A young man from Darra Adamkhel has recently set up a library in the town so the people of the area come and read books. The small mountainous town is around 40 kilometres south of Peshawar, on the main Indus Highway going towards Kohat. This small town is famous all over the world as one of the biggest private market manufacturing guns ranging from pen-pistol to AK-47, and even grenades. Darra was once a semi-tribal region but after the merger of the tribal areas with Khyber Pakhtunkhwa, the town is now part of the Kohat district. There are hundreds of closet-sized workshops in the town where replicas of guns of international brands are being manufactured by the local people with hand tools or small machinery. The market is slowly dying as people are switching to other trades. Thousands of residents had to migrate to Peshawar and other places in the past years after militants took control; torching and bombing schools in the area and imposing a ban on education of girls. Today a small library is giving a new hope to those who love reading books.

Raj Mohammad, a teacher in Darra Adamkhel in his early 30s, started the library in a small building in the main gun manufacturing market last year. His friends were supportive. Eventually, a significant number of people signed up for memberships and started visiting it frequently to read and borrow books. Later, elders of the area and government officials supported Mohammad’s venture and constructed a small building in a local playground to improve access. The library has recently been shifted to this new building.

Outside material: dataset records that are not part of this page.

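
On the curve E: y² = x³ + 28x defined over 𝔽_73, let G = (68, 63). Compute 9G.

Double-and-add on 9 = (1001)₂. Start with G = (68, 63) for the leading 1-bit.
double: tangent at (68, 63): λ = (3·68² + 28)/(2·63) ≡ 30/53. 53⁻¹ ≡ 62 (mod 73) since 53·62 = 3286 ≡ 1, so λ ≡ 30·62 ≡ 35.
  x = λ² - 68 - 68 = 1225 - 136 ≡ 67; y = λ·(68 - 67) - 63 ≡ 45. → (67, 45)
double: tangent at (67, 45): λ = (3·67² + 28)/(2·45) ≡ 63/17. 17⁻¹ ≡ 43 (mod 73) since 17·43 = 731 ≡ 1, so λ ≡ 63·43 ≡ 8.
  x = λ² - 67 - 67 = 64 - 134 ≡ 3; y = λ·(67 - 3) - 45 ≡ 29. → (3, 29)
double: tangent at (3, 29): λ = (3·3² + 28)/(2·29) ≡ 55/58. 58⁻¹ ≡ 34 (mod 73), so λ ≡ 55·34 ≡ 45.
  x = λ² - 3 - 3 = 2025 - 6 ≡ 48; y = λ·(3 - 48) - 29 ≡ 63. → (48, 63)
add G: (48, 63) + (68, 63). λ = (63 - 63)/(68 - 48) ≡ 0/20 mod 73. 20⁻¹ ≡ 11 (mod 73), so λ ≡ 0.
  x = λ² - 48 - 68 = 0 - 116 ≡ 30; y = λ·(48 - 30) - 63 ≡ 10. → (30, 10)

(30, 10)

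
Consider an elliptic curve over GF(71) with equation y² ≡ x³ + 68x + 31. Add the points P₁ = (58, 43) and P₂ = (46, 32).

(63, 53)

(58, 43) + (46, 32). λ = (32 - 43)/(46 - 58) ≡ 60/59 mod 71. 59⁻¹ ≡ 65 (mod 71), so λ ≡ 66.
  x = λ² - 58 - 46 = 4356 - 104 ≡ 63; y = λ·(58 - 63) - 43 ≡ 53. → (63, 53)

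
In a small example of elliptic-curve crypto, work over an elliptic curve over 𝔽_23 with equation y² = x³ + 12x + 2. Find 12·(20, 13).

Write P = (20, 13).
Repeated addition: build up to 12P.
2P: tangent at (20, 13): λ = (3·20² + 12)/(2·13) ≡ 16/3. 3⁻¹ ≡ 8 (mod 23) since 3·8 = 24 ≡ 1, so λ ≡ 16·8 ≡ 13.
  x = λ² - 20 - 20 = 169 - 40 ≡ 14; y = λ·(20 - 14) - 13 ≡ 19. → (14, 19)
3P: (14, 19) + (20, 13). λ = (13 - 19)/(20 - 14) ≡ 17/6 mod 23. 6⁻¹ ≡ 4 (mod 23) since 6·4 = 24 ≡ 1, so λ ≡ 22.
  x = λ² - 14 - 20 = 484 - 34 ≡ 13; y = λ·(14 - 13) - 19 ≡ 3. → (13, 3)
4P: (13, 3) + (20, 13). λ = (13 - 3)/(20 - 13) ≡ 10/7 mod 23. 7⁻¹ ≡ 10 (mod 23), so λ ≡ 8.
  x = λ² - 13 - 20 = 64 - 33 ≡ 8; y = λ·(13 - 8) - 3 ≡ 14. → (8, 14)
5P: (8, 14) + (20, 13). λ = (13 - 14)/(20 - 8) ≡ 22/12 mod 23. 12⁻¹ ≡ 2 (mod 23), so λ ≡ 21.
  x = λ² - 8 - 20 = 441 - 28 ≡ 22; y = λ·(8 - 22) - 14 ≡ 14. → (22, 14)
6P: (22, 14) + (20, 13). λ = (13 - 14)/(20 - 22) ≡ 22/21 mod 23. 21⁻¹ ≡ 11 (mod 23), so λ ≡ 12.
  x = λ² - 22 - 20 = 144 - 42 ≡ 10; y = λ·(22 - 10) - 14 ≡ 15. → (10, 15)
7P: (10, 15) + (20, 13). λ = (13 - 15)/(20 - 10) ≡ 21/10 mod 23. 10⁻¹ ≡ 7 (mod 23) since 10·7 = 70 ≡ 1, so λ ≡ 9.
  x = λ² - 10 - 20 = 81 - 30 ≡ 5; y = λ·(10 - 5) - 15 ≡ 7. → (5, 7)
8P: (5, 7) + (20, 13). λ = (13 - 7)/(20 - 5) ≡ 6/15 mod 23. 15⁻¹ ≡ 20 (mod 23), so λ ≡ 5.
  x = λ² - 5 - 20 = 25 - 25 ≡ 0; y = λ·(5 - 0) - 7 ≡ 18. → (0, 18)
9P: (0, 18) + (20, 13). λ = (13 - 18)/(20 - 0) ≡ 18/20 mod 23. 20⁻¹ ≡ 15 (mod 23), so λ ≡ 17.
  x = λ² - 0 - 20 = 289 - 20 ≡ 16; y = λ·(0 - 16) - 18 ≡ 9. → (16, 9)
10P: (16, 9) + (20, 13). λ = (13 - 9)/(20 - 16) ≡ 4/4 mod 23. 4⁻¹ ≡ 6 (mod 23) since 4·6 = 24 ≡ 1, so λ ≡ 1.
  x = λ² - 16 - 20 = 1 - 36 ≡ 11; y = λ·(16 - 11) - 9 ≡ 19. → (11, 19)
11P: (11, 19) + (20, 13). λ = (13 - 19)/(20 - 11) ≡ 17/9 mod 23. 9⁻¹ ≡ 18 (mod 23) since 9·18 = 162 ≡ 1, so λ ≡ 7.
  x = λ² - 11 - 20 = 49 - 31 ≡ 18; y = λ·(11 - 18) - 19 ≡ 1. → (18, 1)
12P: (18, 1) + (20, 13). λ = (13 - 1)/(20 - 18) ≡ 12/2 mod 23. 2⁻¹ ≡ 12 (mod 23), so λ ≡ 6.
  x = λ² - 18 - 20 = 36 - 38 ≡ 21; y = λ·(18 - 21) - 1 ≡ 4. → (21, 4)

(21, 4)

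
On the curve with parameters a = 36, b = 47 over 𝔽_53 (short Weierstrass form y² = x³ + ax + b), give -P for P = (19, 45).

(19, 8)

-(19, 45) = (19, -45 mod 53) = (19, 8).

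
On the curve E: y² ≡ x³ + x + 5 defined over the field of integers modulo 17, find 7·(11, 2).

(2, 7)

Write G = (11, 2).
Repeated addition: build up to 7G.
2G: tangent at (11, 2): λ = (3·11² + 1)/(2·2) ≡ 7/4. 4⁻¹ ≡ 13 (mod 17) since 4·13 = 52 ≡ 1, so λ ≡ 7·13 ≡ 6.
  x = λ² - 11 - 11 = 36 - 22 ≡ 14; y = λ·(11 - 14) - 2 ≡ 14. → (14, 14)
3G: (14, 14) + (11, 2). λ = (2 - 14)/(11 - 14) ≡ 5/14 mod 17. 14⁻¹ ≡ 11 (mod 17) since 14·11 = 154 ≡ 1, so λ ≡ 4.
  x = λ² - 14 - 11 = 16 - 25 ≡ 8; y = λ·(14 - 8) - 14 ≡ 10. → (8, 10)
4G: (8, 10) + (11, 2). λ = (2 - 10)/(11 - 8) ≡ 9/3 mod 17. 3⁻¹ ≡ 6 (mod 17) since 3·6 = 18 ≡ 1, so λ ≡ 3.
  x = λ² - 8 - 11 = 9 - 19 ≡ 7; y = λ·(8 - 7) - 10 ≡ 10. → (7, 10)
5G: (7, 10) + (11, 2). λ = (2 - 10)/(11 - 7) ≡ 9/4 mod 17. 4⁻¹ ≡ 13 (mod 17) since 4·13 = 52 ≡ 1, so λ ≡ 15.
  x = λ² - 7 - 11 = 225 - 18 ≡ 3; y = λ·(7 - 3) - 10 ≡ 16. → (3, 16)
6G: (3, 16) + (11, 2). λ = (2 - 16)/(11 - 3) ≡ 3/8 mod 17. 8⁻¹ ≡ 15 (mod 17) since 8·15 = 120 ≡ 1, so λ ≡ 11.
  x = λ² - 3 - 11 = 121 - 14 ≡ 5; y = λ·(3 - 5) - 16 ≡ 13. → (5, 13)
7G: (5, 13) + (11, 2). λ = (2 - 13)/(11 - 5) ≡ 6/6 mod 17. 6⁻¹ ≡ 3 (mod 17), so λ ≡ 1.
  x = λ² - 5 - 11 = 1 - 16 ≡ 2; y = λ·(5 - 2) - 13 ≡ 7. → (2, 7)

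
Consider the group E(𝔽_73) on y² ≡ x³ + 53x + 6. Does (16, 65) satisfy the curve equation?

y² = 65² ≡ 64; x³ + 53x + 6 = 4950 ≡ 59 (mod 73). 64 ≠ 59.

no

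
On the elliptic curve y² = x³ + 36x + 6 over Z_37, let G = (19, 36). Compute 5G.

Repeated addition: build up to 5G.
2G: tangent at (19, 36): λ = (3·19² + 36)/(2·36) ≡ 9/35. 35⁻¹ ≡ 18 (mod 37), so λ ≡ 9·18 ≡ 14.
  x = λ² - 19 - 19 = 196 - 38 ≡ 10; y = λ·(19 - 10) - 36 ≡ 16. → (10, 16)
3G: (10, 16) + (19, 36). λ = (36 - 16)/(19 - 10) ≡ 20/9 mod 37. 9⁻¹ ≡ 33 (mod 37), so λ ≡ 31.
  x = λ² - 10 - 19 = 961 - 29 ≡ 7; y = λ·(10 - 7) - 16 ≡ 3. → (7, 3)
4G: (7, 3) + (19, 36). λ = (36 - 3)/(19 - 7) ≡ 33/12 mod 37. 12⁻¹ ≡ 34 (mod 37), so λ ≡ 12.
  x = λ² - 7 - 19 = 144 - 26 ≡ 7; y = λ·(7 - 7) - 3 ≡ 34. → (7, 34)
5G: (7, 34) + (19, 36). λ = (36 - 34)/(19 - 7) ≡ 2/12 mod 37. 12⁻¹ ≡ 34 (mod 37), so λ ≡ 31.
  x = λ² - 7 - 19 = 961 - 26 ≡ 10; y = λ·(7 - 10) - 34 ≡ 21. → (10, 21)

(10, 21)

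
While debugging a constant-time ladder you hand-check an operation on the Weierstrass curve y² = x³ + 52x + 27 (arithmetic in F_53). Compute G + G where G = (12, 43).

(38, 35)

tangent at (12, 43): λ = (3·12² + 52)/(2·43) ≡ 7/33. 33⁻¹ ≡ 45 (mod 53) since 33·45 = 1485 ≡ 1, so λ ≡ 7·45 ≡ 50.
  x = λ² - 12 - 12 = 2500 - 24 ≡ 38; y = λ·(12 - 38) - 43 ≡ 35. → (38, 35)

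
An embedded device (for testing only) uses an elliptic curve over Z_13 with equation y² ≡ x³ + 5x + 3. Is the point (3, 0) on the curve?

y² = 0² ≡ 0; x³ + 5x + 3 = 45 ≡ 6 (mod 13). 0 ≠ 6.

no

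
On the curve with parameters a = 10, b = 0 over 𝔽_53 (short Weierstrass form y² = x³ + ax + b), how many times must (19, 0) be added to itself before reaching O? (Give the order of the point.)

2

2P: (19, 0) + (19, 0): same x and y₁ ≡ -y₂, so the sum is O.
2P = O, so the order is 2.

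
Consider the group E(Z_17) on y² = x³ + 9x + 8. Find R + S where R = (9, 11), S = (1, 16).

(5, 12)

(9, 11) + (1, 16). λ = (16 - 11)/(1 - 9) ≡ 5/9 mod 17. 9⁻¹ ≡ 2 (mod 17), so λ ≡ 10.
  x = λ² - 9 - 1 = 100 - 10 ≡ 5; y = λ·(9 - 5) - 11 ≡ 12. → (5, 12)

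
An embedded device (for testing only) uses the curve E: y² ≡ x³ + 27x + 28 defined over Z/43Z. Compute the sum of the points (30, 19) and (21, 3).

(30, 19) + (21, 3). λ = (3 - 19)/(21 - 30) ≡ 27/34 mod 43. 34⁻¹ ≡ 19 (mod 43) since 34·19 = 646 ≡ 1, so λ ≡ 40.
  x = λ² - 30 - 21 = 1600 - 51 ≡ 1; y = λ·(30 - 1) - 19 ≡ 23. → (1, 23)

(1, 23)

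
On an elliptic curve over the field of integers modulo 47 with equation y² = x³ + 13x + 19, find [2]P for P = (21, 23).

tangent at (21, 23): λ = (3·21² + 13)/(2·23) ≡ 20/46. 46⁻¹ ≡ 46 (mod 47) since 46·46 = 2116 ≡ 1, so λ ≡ 20·46 ≡ 27.
  x = λ² - 21 - 21 = 729 - 42 ≡ 29; y = λ·(21 - 29) - 23 ≡ 43. → (29, 43)

(29, 43)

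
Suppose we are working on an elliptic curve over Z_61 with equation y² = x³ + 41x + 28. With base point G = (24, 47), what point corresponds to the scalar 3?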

"Our membership has crossed the 250 mark. Many students and elderly residents of the town have library membership now. What’s most encouraging for me is that a good number of females are among our members - we deliver them books at their college, or at their doorstep," Mohammad tells The News on Sunday.

Mohammad’s daughter, Shifa, is helping him deliver books to female students of the local college.  A number of people have donated books to the library. There are currently around 3,000 volumes in the library on different topics: from religion to culture, Urdu, Pashto and English literature, politics, history, and more.

"The response has been overwhelming. I just want the people of the area to be known all over the world as book lovers and not just gun render," says Mohammad.

After shifting to the new building, the number of visitors is increasing. "Many people who come to the park daily can also stop by the library in the evening. They can look through a decent variety of books there. This initiative by young people is amazing and needs to be supported by the local administration as well as elders of the local tribes," says Ikram Afridi, a resident of a nearby town. He adds that the people of the area are happy that educational activities have resumed in Darra Adamkhel and nearby towns.

"People had stopped sending children to schools due to fear of being attacked. Many schools were torched and bombed. Today, a university has been set up in the area where thousands of people from the erstwhile FATA and the rest of KP will come for higher education," says Ikram.